On one of the white-painted bathroom doors was a splash of something that looked like blood. Next to the barbecue, six large paving stones were clearly brand new. And the garage door had been bludgeoned by something heavy.

One morning my brother-in-law was sitting in his Prius with a copy of that day's Guardian waiting for the cow parade to go past, when he got chatting to the local farmer about the farm's previous guests.

"The police came. These men, they destroyed everything," said the old man in wellies mysteriously.

My brother-in-law was intrigued. But all-too-soon the cows were gone along with the farmer.

"We could ask the caretaker, Mr White?" my mother suggested sensibly as we all discussed ways to find out more. "Also it would also be useful to know how to unblock that toilet, turn on the heating and sort the recycling."

Perfect. On the auspices of domestic management we would be closer to the truth.

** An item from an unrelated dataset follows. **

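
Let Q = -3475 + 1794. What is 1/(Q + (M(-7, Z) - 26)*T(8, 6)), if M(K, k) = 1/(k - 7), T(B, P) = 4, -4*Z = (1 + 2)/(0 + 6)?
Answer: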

Mr White did not disappoint.

Two months ago, a group of young men booked this 14th century farmhouse for a four-day break. On the final day the neighbours called the police because they spotted a fire in the garden, with three-metre high flames.

When the officers arrived they found all the men lying outside on mattresses taken from the bedrooms, sound asleep. It was the last day of their vacation and well past check-out time.

When Mr White was quite sure the young men posed no danger to himself, he went to inspect the house. And was a little surprised by what he found.

Over the course of their stay at Tickeridge the young men had:

:: Propped a bench up against the farmhouse and raced up and down the roof dislodging many tiles.

:: Had a bonfire on the garden steps

:: Smashed the garage window because they couldn't find a key

:: Tried to gain access to garage by hitting the door with an axe.

:: Covered the kitchen ceiling in fingerprints so that it needed repainting

:: Created so much mess all the carpets needed replacing

:: Took all the bedroom's mattresses outside to sleep on

Given that the worst thing we'd done was put the plastic in with the bottles, perhaps we weren't such a useless bunch.